OpenJDK proposal would speed up Java G1 garbage collector


Java’s G1 garbage collector would benefit from greater throughput and reduced CPU usage through a plan being floated in the OpenJDK community.

A draft JDK Enhancement Proposal (JEP) titled, “Throughput post-write barrier for G1,” would have the collector use a throughput-optimized barrier when concurrent refinement has been disabled to achieve better throughput at the cost of latency on certain workloads that are not latency-sensitive.

The plan would be implemented through a new JVM flag, -XX:-G1UseConcRefinement, which would turn off concurrent refinement and allow G1 to use a “throughput post-write barrier.” G1UseConcRefinement would be enabled by default, while the use of -XX:-G1UseConcRefinement would boost G1’s throughput and cut CPU usage, according to the proposal. The simplified write barrier would be much shorter in length, improving the cache hit rate. This mode would cut the workload for handling a dirty card and compilation work for JIT compilers. Further, the mode would reduce memory footprint by shrinking remembered sets and not using per-thread dirty card queues.

G1 currently has a more complex post-reference write barrier than write barriers for more traditional collectors such as the Concurrent Mark Sweep collector.
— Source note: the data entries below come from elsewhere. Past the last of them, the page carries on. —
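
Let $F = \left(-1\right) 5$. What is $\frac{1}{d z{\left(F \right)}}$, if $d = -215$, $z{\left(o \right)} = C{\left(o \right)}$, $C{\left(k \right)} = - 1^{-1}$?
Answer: $\frac{1}{215} \approx 0.0046512$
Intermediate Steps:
$F = -5$
$C{\left(k \right)} = -1$ ($C{\left(k \right)} = \left(-1\right) 1 = -1$)
$z{\left(o \right)} = -1$
$\frac{1}{d z{\left(F \right)}} = \frac{1}{\left(-215\right) \left(-1\right)} = \frac{1}{215}$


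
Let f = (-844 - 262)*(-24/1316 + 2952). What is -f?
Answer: 153449916/47 ≈ 3.2649e+6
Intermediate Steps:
f = -153449916/47 (f = -1106*(-24*1/1316 + 2952) = -1106*(-6/329 + 2952) = -1106*971202/329 = -153449916/47 ≈ -3.2649e+6)
-f = -1*(-153449916/47) = 153449916/47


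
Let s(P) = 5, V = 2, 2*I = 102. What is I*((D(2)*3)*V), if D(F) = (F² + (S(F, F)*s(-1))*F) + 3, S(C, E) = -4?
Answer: -10098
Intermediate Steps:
I = 51 (I = (½)*102 = 51)
D(F) = 3 + F² - 20*F (D(F) = (F² + (-4*5)*F) + 3 = (F² - 20*F) + 3 = 3 + F² - 20*F)
I*((D(2)*3)*V) = 51*(((3 + 2² - 20*2)*3)*2) = 51*(((3 + 4 - 40)*3)*2) = 51*(-33*3*2) = 51*(-99*2) = 51*(-198) = -10098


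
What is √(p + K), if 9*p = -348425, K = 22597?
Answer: 2*I*√36263/3 ≈ 126.95*I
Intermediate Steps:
p = -348425/9 (p = (⅑)*(-348425) = -348425/9 ≈ -38714.)
√(p + K) = √(-348425/9 + 22597) = √(-145052/9) = 2*I*√36263/3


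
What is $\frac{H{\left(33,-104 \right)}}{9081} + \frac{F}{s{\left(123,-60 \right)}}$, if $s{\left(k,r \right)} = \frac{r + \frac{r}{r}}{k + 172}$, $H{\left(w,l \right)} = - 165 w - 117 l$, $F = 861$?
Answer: $- \frac{4342998}{1009} \approx -4304.3$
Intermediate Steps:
$s{\left(k,r \right)} = \frac{1 + r}{172 + k}$ ($s{\left(k,r \right)} = \frac{r + 1}{172 + k} = \frac{1 + r}{172 + k}$)
$\frac{H{\left(33,-104 \right)}}{9081} + \frac{F}{s{\left(123,-60 \right)}} = \frac{\left(-165\right) 33 - -12168}{9081} + \frac{861}{\frac{1}{172 + 123} \left(1 - 60\right)} = \left(-5445 + 12168\right) \frac{1}{9081} + \frac{861}{\frac{1}{295} \left(-59\right)} = 6723 \cdot \frac{1}{9081} + \frac{861}{\frac{1}{295} \left(-59\right)} = \frac{747}{1009} + \frac{861}{- \frac{1}{5}} = \frac{747}{1009} + 861 \left(-5\right) = \frac{747}{1009} - 4305 = - \frac{4342998}{1009}$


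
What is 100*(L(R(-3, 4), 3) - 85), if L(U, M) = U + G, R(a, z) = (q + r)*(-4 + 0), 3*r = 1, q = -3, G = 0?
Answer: -22300/3 ≈ -7433.3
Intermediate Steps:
r = ⅓ (r = (⅓)*1 = ⅓ ≈ 0.33333)
R(a, z) = 32/3 (R(a, z) = (-3 + ⅓)*(-4 + 0) = -8/3*(-4) = 32/3)
L(U, M) = U (L(U, M) = U + 0 = U)
100*(L(R(-3, 4), 3) - 85) = 100*(32/3 - 85) = 100*(-223/3) = -22300/3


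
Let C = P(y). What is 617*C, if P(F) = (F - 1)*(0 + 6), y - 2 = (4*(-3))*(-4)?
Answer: 181398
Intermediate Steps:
y = 50 (y = 2 + (4*(-3))*(-4) = 2 - 12*(-4) = 2 + 48 = 50)
P(F) = -6 + 6*F (P(F) = (-1 + F)*6 = -6 + 6*F)
C = 294 (C = -6 + 6*50 = -6 + 300 = 294)
617*C = 617*294 = 181398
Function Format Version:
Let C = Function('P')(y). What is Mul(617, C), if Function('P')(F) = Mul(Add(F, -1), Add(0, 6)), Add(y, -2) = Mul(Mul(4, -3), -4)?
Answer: 181398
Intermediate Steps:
y = 50 (y = Add(2, Mul(Mul(4, -3), -4)) = Add(2, Mul(-12, -4)) = Add(2, 48) = 50)
Function('P')(F) = Add(-6, Mul(6, F)) (Function('P')(F) = Mul(Add(-1, F), 6) = Add(-6, Mul(6, F)))
C = 294 (C = Add(-6, Mul(6, 50)) = Add(-6, 300) = 294)
Mul(617, C) = Mul(617, 294) = 181398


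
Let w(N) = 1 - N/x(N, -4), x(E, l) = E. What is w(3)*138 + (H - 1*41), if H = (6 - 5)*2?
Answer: -39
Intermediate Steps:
w(N) = 0 (w(N) = 1 - N/N = 1 - 1*1 = 1 - 1 = 0)
H = 2 (H = 1*2 = 2)
w(3)*138 + (H - 1*41) = 0*138 + (2 - 1*41) = 0 + (2 - 41) = 0 - 39 = -39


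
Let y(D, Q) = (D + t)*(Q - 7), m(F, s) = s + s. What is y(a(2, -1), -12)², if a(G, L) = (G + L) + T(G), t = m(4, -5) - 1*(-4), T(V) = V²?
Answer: 361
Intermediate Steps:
m(F, s) = 2*s
t = -6 (t = 2*(-5) - 1*(-4) = -10 + 4 = -6)
a(G, L) = G + L + G² (a(G, L) = (G + L) + G² = G + L + G²)
y(D, Q) = (-7 + Q)*(-6 + D) (y(D, Q) = (D - 6)*(Q - 7) = (-6 + D)*(-7 + Q) = (-7 + Q)*(-6 + D))
y(a(2, -1), -12)² = (42 - 7*(2 - 1 + 2²) - 6*(-12) + (2 - 1 + 2²)*(-12))² = (42 - 7*(2 - 1 + 4) + 72 + (2 - 1 + 4)*(-12))² = (42 - 7*5 + 72 + 5*(-12))² = (42 - 35 + 72 - 60)² = 19² = 361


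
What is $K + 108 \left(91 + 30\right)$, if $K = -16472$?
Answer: $-3404$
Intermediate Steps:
$K + 108 \left(91 + 30\right) = -16472 + 108 \left(91 + 30\right) = -16472 + 108 \cdot 121 = -16472 + 13068 = -3404$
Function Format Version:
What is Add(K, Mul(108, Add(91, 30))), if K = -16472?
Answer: -3404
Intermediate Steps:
Add(K, Mul(108, Add(91, 30))) = Add(-16472, Mul(108, Add(91, 30))) = Add(-16472, Mul(108, 121)) = Add(-16472, 13068) = -3404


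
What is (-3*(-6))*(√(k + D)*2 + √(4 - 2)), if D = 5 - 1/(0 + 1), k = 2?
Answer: 18*√2 + 36*√6 ≈ 113.64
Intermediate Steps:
D = 4 (D = 5 - 1/1 = 5 - 1*1 = 5 - 1 = 4)
(-3*(-6))*(√(k + D)*2 + √(4 - 2)) = (-3*(-6))*(√(2 + 4)*2 + √(4 - 2)) = 18*(√6*2 + √2) = 18*(2*√6 + √2) = 18*(√2 + 2*√6) = 18*√2 + 36*√6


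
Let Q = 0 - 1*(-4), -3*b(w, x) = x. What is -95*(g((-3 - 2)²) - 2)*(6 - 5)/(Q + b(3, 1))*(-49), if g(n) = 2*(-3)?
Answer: -111720/11 ≈ -10156.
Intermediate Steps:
b(w, x) = -x/3
g(n) = -6
Q = 4 (Q = 0 + 4 = 4)
-95*(g((-3 - 2)²) - 2)*(6 - 5)/(Q + b(3, 1))*(-49) = -95*(-6 - 2)*(6 - 5)/(4 - ⅓*1)*(-49) = -(-760)*1/(4 - ⅓)*(-49) = -(-760)*1/(11/3)*(-49) = -(-760)*1*(3/11)*(-49) = -(-760)*3/11*(-49) = -95*(-24/11)*(-49) = (2280/11)*(-49) = -111720/11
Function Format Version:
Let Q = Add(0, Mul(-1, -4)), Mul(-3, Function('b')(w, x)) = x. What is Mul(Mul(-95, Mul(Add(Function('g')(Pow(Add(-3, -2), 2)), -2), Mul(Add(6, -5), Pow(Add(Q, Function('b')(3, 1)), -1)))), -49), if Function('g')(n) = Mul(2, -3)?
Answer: Rational(-111720, 11) ≈ -10156.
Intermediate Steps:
Function('b')(w, x) = Mul(Rational(-1, 3), x)
Function('g')(n) = -6
Q = 4 (Q = Add(0, 4) = 4)
Mul(Mul(-95, Mul(Add(Function('g')(Pow(Add(-3, -2), 2)), -2), Mul(Add(6, -5), Pow(Add(Q, Function('b')(3, 1)), -1)))), -49) = Mul(Mul(-95, Mul(Add(-6, -2), Mul(Add(6, -5), Pow(Add(4, Mul(Rational(-1, 3), 1)), -1)))), -49) = Mul(Mul(-95, Mul(-8, Mul(1, Pow(Add(4, Rational(-1, 3)), -1)))), -49) = Mul(Mul(-95, Mul(-8, Mul(1, Pow(Rational(11, 3), -1)))), -49) = Mul(Mul(-95, Mul(-8, Mul(1, Rational(3, 11)))), -49) = Mul(Mul(-95, Mul(-8, Rational(3, 11))), -49) = Mul(Mul(-95, Rational(-24, 11)), -49) = Mul(Rational(2280, 11), -49) = Rational(-111720, 11)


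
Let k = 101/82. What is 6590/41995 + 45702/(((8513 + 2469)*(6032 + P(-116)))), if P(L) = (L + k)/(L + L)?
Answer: 834200918247878/5292706489942711 ≈ 0.15761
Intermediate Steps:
k = 101/82 (k = 101*(1/82) = 101/82 ≈ 1.2317)
P(L) = (101/82 + L)/(2*L) (P(L) = (L + 101/82)/(L + L) = (101/82 + L)/((2*L)) = (101/82 + L)*(1/(2*L)) = (101/82 + L)/(2*L))
6590/41995 + 45702/(((8513 + 2469)*(6032 + P(-116)))) = 6590/41995 + 45702/(((8513 + 2469)*(6032 + (1/164)*(101 + 82*(-116))/(-116)))) = 6590*(1/41995) + 45702/((10982*(6032 + (1/164)*(-1/116)*(101 - 9512)))) = 1318/8399 + 45702/((10982*(6032 + (1/164)*(-1/116)*(-9411)))) = 1318/8399 + 45702/((10982*(6032 + 9411/19024))) = 1318/8399 + 45702/((10982*(114762179/19024))) = 1318/8399 + 45702/(630159124889/9512) = 1318/8399 + 45702*(9512/630159124889) = 1318/8399 + 434717424/630159124889 = 834200918247878/5292706489942711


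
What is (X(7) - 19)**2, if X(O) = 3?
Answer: 256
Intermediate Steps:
(X(7) - 19)**2 = (3 - 19)**2 = (-16)**2 = 256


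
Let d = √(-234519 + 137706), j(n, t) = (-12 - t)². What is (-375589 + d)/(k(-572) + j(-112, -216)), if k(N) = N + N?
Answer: -375589/40472 + 3*I*√10757/40472 ≈ -9.2802 + 0.007688*I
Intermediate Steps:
k(N) = 2*N
d = 3*I*√10757 (d = √(-96813) = 3*I*√10757 ≈ 311.15*I)
(-375589 + d)/(k(-572) + j(-112, -216)) = (-375589 + 3*I*√10757)/(2*(-572) + (12 - 216)²) = (-375589 + 3*I*√10757)/(-1144 + (-204)²) = (-375589 + 3*I*√10757)/(-1144 + 41616) = (-375589 + 3*I*√10757)/40472 = (-375589 + 3*I*√10757)*(1/40472) = -375589/40472 + 3*I*√10757/40472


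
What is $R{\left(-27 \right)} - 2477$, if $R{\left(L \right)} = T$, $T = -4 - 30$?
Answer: $-2511$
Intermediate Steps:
$T = -34$
$R{\left(L \right)} = -34$
$R{\left(-27 \right)} - 2477 = -34 - 2477 = -2511$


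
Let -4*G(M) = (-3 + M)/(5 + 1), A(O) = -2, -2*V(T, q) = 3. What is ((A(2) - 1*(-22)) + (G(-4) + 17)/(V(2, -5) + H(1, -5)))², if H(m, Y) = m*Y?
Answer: 7317025/24336 ≈ 300.67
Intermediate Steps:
H(m, Y) = Y*m
V(T, q) = -3/2 (V(T, q) = -½*3 = -3/2)
G(M) = ⅛ - M/24 (G(M) = -(-3 + M)/(4*(5 + 1)) = -(-3 + M)/(4*6) = -(-½ + M/6)/4 = ⅛ - M/24)
((A(2) - 1*(-22)) + (G(-4) + 17)/(V(2, -5) + H(1, -5)))² = ((-2 - 1*(-22)) + ((⅛ - 1/24*(-4)) + 17)/(-3/2 - 5*1))² = ((-2 + 22) + ((⅛ + ⅙) + 17)/(-3/2 - 5))² = (20 + (7/24 + 17)/(-13/2))² = (20 + (415/24)*(-2/13))² = (20 - 415/156)² = (2705/156)² = 7317025/24336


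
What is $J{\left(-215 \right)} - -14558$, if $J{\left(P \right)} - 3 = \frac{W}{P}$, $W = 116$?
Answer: $\frac{3130499}{215} \approx 14560.0$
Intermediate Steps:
$J{\left(P \right)} = 3 + \frac{116}{P}$
$J{\left(-215 \right)} - -14558 = \left(3 + \frac{116}{-215}\right) - -14558 = \left(3 + 116 \left(- \frac{1}{215}\right)\right) + 14558 = \left(3 - \frac{116}{215}\right) + 14558 = \frac{529}{215} + 14558 = \frac{3130499}{215}$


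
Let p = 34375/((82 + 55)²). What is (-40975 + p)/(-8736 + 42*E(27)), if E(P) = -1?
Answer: 11651900/2496277 ≈ 4.6677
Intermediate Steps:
p = 34375/18769 (p = 34375/(137²) = 34375/18769 ≈ 1.8315)
(-40975 + p)/(-8736 + 42*E(27)) = (-40975 + 34375/18769)/(-8736 + 42*(-1)) = -769025400/(18769*(-8736 - 42)) = -769025400/18769/(-8778) = -769025400/18769*(-1/8778) = 11651900/2496277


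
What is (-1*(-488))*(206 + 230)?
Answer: 212768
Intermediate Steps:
(-1*(-488))*(206 + 230) = 488*436 = 212768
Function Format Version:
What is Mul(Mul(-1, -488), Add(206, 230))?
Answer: 212768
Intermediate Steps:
Mul(Mul(-1, -488), Add(206, 230)) = Mul(488, 436) = 212768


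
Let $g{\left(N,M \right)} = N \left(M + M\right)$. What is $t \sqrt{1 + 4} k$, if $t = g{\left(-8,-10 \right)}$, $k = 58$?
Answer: $9280 \sqrt{5} \approx 20751.0$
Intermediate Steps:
$g{\left(N,M \right)} = 2 M N$ ($g{\left(N,M \right)} = N 2 M = 2 M N$)
$t = 160$ ($t = 2 \left(-10\right) \left(-8\right) = 160$)
$t \sqrt{1 + 4} k = 160 \sqrt{1 + 4} \cdot 58 = 160 \sqrt{5} \cdot 58 = 160 \cdot 58 \sqrt{5} = 9280 \sqrt{5}$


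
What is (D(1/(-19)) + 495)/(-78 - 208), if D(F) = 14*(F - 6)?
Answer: -7795/5434 ≈ -1.4345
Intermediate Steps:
D(F) = -84 + 14*F (D(F) = 14*(-6 + F) = -84 + 14*F)
(D(1/(-19)) + 495)/(-78 - 208) = ((-84 + 14/(-19)) + 495)/(-78 - 208) = ((-84 + 14*(-1/19)) + 495)/(-286) = ((-84 - 14/19) + 495)*(-1/286) = (-1610/19 + 495)*(-1/286) = (7795/19)*(-1/286) = -7795/5434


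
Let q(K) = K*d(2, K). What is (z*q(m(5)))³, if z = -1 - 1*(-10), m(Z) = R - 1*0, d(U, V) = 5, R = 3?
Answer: 2460375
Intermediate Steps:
m(Z) = 3 (m(Z) = 3 - 1*0 = 3 + 0 = 3)
q(K) = 5*K (q(K) = K*5 = 5*K)
z = 9 (z = -1 + 10 = 9)
(z*q(m(5)))³ = (9*(5*3))³ = (9*15)³ = 135³ = 2460375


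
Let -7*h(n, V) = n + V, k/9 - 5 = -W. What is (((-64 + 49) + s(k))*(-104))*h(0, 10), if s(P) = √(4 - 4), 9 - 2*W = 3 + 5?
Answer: -15600/7 ≈ -2228.6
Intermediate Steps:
W = ½ (W = 9/2 - (3 + 5)/2 = 9/2 - ½*8 = 9/2 - 4 = ½ ≈ 0.50000)
k = 81/2 (k = 45 + 9*(-1*½) = 45 + 9*(-½) = 45 - 9/2 = 81/2 ≈ 40.500)
h(n, V) = -V/7 - n/7 (h(n, V) = -(n + V)/7 = -(V + n)/7 = -V/7 - n/7)
s(P) = 0 (s(P) = √0 = 0)
(((-64 + 49) + s(k))*(-104))*h(0, 10) = (((-64 + 49) + 0)*(-104))*(-⅐*10 - ⅐*0) = ((-15 + 0)*(-104))*(-10/7 + 0) = -15*(-104)*(-10/7) = 1560*(-10/7) = -15600/7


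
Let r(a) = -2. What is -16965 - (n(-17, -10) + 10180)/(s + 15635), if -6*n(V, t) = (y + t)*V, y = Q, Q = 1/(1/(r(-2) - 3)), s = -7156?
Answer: -287712745/16958 ≈ -16966.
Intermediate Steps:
Q = -5 (Q = 1/(1/(-2 - 3)) = 1/(1/(-5)) = 1/(-⅕) = -5)
y = -5
n(V, t) = -V*(-5 + t)/6 (n(V, t) = -(-5 + t)*V/6 = -V*(-5 + t)/6)
-16965 - (n(-17, -10) + 10180)/(s + 15635) = -16965 - ((⅙)*(-17)*(5 - 1*(-10)) + 10180)/(-7156 + 15635) = -16965 - ((⅙)*(-17)*(5 + 10) + 10180)/8479 = -16965 - ((⅙)*(-17)*15 + 10180)/8479 = -16965 - (-85/2 + 10180)/8479 = -16965 - 20275/(2*8479) = -16965 - 1*20275/16958 = -16965 - 20275/16958 = -287712745/16958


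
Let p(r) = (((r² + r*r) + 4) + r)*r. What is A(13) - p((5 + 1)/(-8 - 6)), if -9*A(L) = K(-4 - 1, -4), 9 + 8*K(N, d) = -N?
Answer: 10765/6174 ≈ 1.7436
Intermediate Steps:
K(N, d) = -9/8 - N/8 (K(N, d) = -9/8 + (-N)/8 = -9/8 - N/8)
A(L) = 1/18 (A(L) = -(-9/8 - (-4 - 1)/8)/9 = -(-9/8 - ⅛*(-5))/9 = -(-9/8 + 5/8)/9 = -⅑*(-½) = 1/18)
p(r) = r*(4 + r + 2*r²) (p(r) = (((r² + r²) + 4) + r)*r = ((2*r² + 4) + r)*r = ((4 + 2*r²) + r)*r = (4 + r + 2*r²)*r = r*(4 + r + 2*r²))
A(13) - p((5 + 1)/(-8 - 6)) = 1/18 - (5 + 1)/(-8 - 6)*(4 + (5 + 1)/(-8 - 6) + 2*((5 + 1)/(-8 - 6))²) = 1/18 - 6/(-14)*(4 + 6/(-14) + 2*(6/(-14))²) = 1/18 - 6*(-1/14)*(4 + 6*(-1/14) + 2*(6*(-1/14))²) = 1/18 - (-3)*(4 - 3/7 + 2*(-3/7)²)/7 = 1/18 - (-3)*(4 - 3/7 + 2*(9/49))/7 = 1/18 - (-3)*(4 - 3/7 + 18/49)/7 = 1/18 - (-3)*193/(7*49) = 1/18 - 1*(-579/343) = 1/18 + 579/343 = 10765/6174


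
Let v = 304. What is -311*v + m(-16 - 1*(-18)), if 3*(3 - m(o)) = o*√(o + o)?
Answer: -283627/3 ≈ -94542.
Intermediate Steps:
m(o) = 3 - √2*o^(3/2)/3 (m(o) = 3 - o*√(o + o)/3 = 3 - o*√(2*o)/3 = 3 - o*√2*√o/3 = 3 - √2*o^(3/2)/3)
-311*v + m(-16 - 1*(-18)) = -311*304 + (3 - √2*(-16 - 1*(-18))^(3/2)/3) = -94544 + (3 - √2*(-16 + 18)^(3/2)/3) = -94544 + (3 - √2*2^(3/2)/3) = -94544 + (3 - √2*2*√2/3) = -94544 + (3 - 4/3) = -94544 + 5/3 = -283627/3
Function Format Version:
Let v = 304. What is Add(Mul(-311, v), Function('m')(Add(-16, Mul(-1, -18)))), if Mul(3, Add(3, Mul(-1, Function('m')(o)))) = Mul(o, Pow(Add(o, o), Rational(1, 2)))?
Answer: Rational(-283627, 3) ≈ -94542.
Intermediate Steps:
Function('m')(o) = Add(3, Mul(Rational(-1, 3), Pow(2, Rational(1, 2)), Pow(o, Rational(3, 2)))) (Function('m')(o) = Add(3, Mul(Rational(-1, 3), Mul(o, Pow(Add(o, o), Rational(1, 2))))) = Add(3, Mul(Rational(-1, 3), Mul(o, Pow(Mul(2, o), Rational(1, 2))))) = Add(3, Mul(Rational(-1, 3), Mul(o, Mul(Pow(2, Rational(1, 2)), Pow(o, Rational(1, 2)))))) = Add(3, Mul(Rational(-1, 3), Mul(Pow(2, Rational(1, 2)), Pow(o, Rational(3, 2))))) = Add(3, Mul(Rational(-1, 3), Pow(2, Rational(1, 2)), Pow(o, Rational(3, 2)))))
Add(Mul(-311, v), Function('m')(Add(-16, Mul(-1, -18)))) = Add(Mul(-311, 304), Add(3, Mul(Rational(-1, 3), Pow(2, Rational(1, 2)), Pow(Add(-16, Mul(-1, -18)), Rational(3, 2))))) = Add(-94544, Add(3, Mul(Rational(-1, 3), Pow(2, Rational(1, 2)), Pow(Add(-16, 18), Rational(3, 2))))) = Add(-94544, Add(3, Mul(Rational(-1, 3), Pow(2, Rational(1, 2)), Pow(2, Rational(3, 2))))) = Add(-94544, Add(3, Mul(Rational(-1, 3), Pow(2, Rational(1, 2)), Mul(2, Pow(2, Rational(1, 2)))))) = Add(-94544, Add(3, Rational(-4, 3))) = Add(-94544, Rational(5, 3)) = Rational(-283627, 3)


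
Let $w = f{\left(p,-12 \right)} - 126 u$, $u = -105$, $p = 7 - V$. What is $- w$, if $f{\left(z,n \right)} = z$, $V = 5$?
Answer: $-13232$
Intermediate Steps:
$p = 2$ ($p = 7 - 5 = 2$)
$w = 13232$ ($w = 2 - -13230 = 2 + 13230 = 13232$)
$- w = \left(-1\right) 13232 = -13232$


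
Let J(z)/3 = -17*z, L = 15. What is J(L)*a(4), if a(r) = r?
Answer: -3060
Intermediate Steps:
J(z) = -51*z (J(z) = 3*(-17*z) = -51*z)
J(L)*a(4) = -51*15*4 = -765*4 = -3060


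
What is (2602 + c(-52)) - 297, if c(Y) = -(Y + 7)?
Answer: 2350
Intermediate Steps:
c(Y) = -7 - Y (c(Y) = -(7 + Y) = -7 - Y)
(2602 + c(-52)) - 297 = (2602 + (-7 - 1*(-52))) - 297 = (2602 + (-7 + 52)) - 297 = (2602 + 45) - 297 = 2647 - 297 = 2350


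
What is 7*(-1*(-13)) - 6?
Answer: 85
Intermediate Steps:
7*(-1*(-13)) - 6 = 7*13 - 6 = 91 - 6 = 85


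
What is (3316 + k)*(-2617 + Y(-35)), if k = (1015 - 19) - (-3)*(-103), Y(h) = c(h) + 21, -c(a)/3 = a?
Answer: -9971473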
This complexity is largely due to support for concurrent refinement, which moves some scanning work in the collection pause to work being done concurrently to the application. The refinement mechanism incurs noticeable overhead during execution.

The proposal would not let the Java Virtual Machine determine when to disable concurrent refinement and optimize barriers. Nor would the proposal limit the availability of other G1 features such as string deduplication when concurrent refinement is disabled.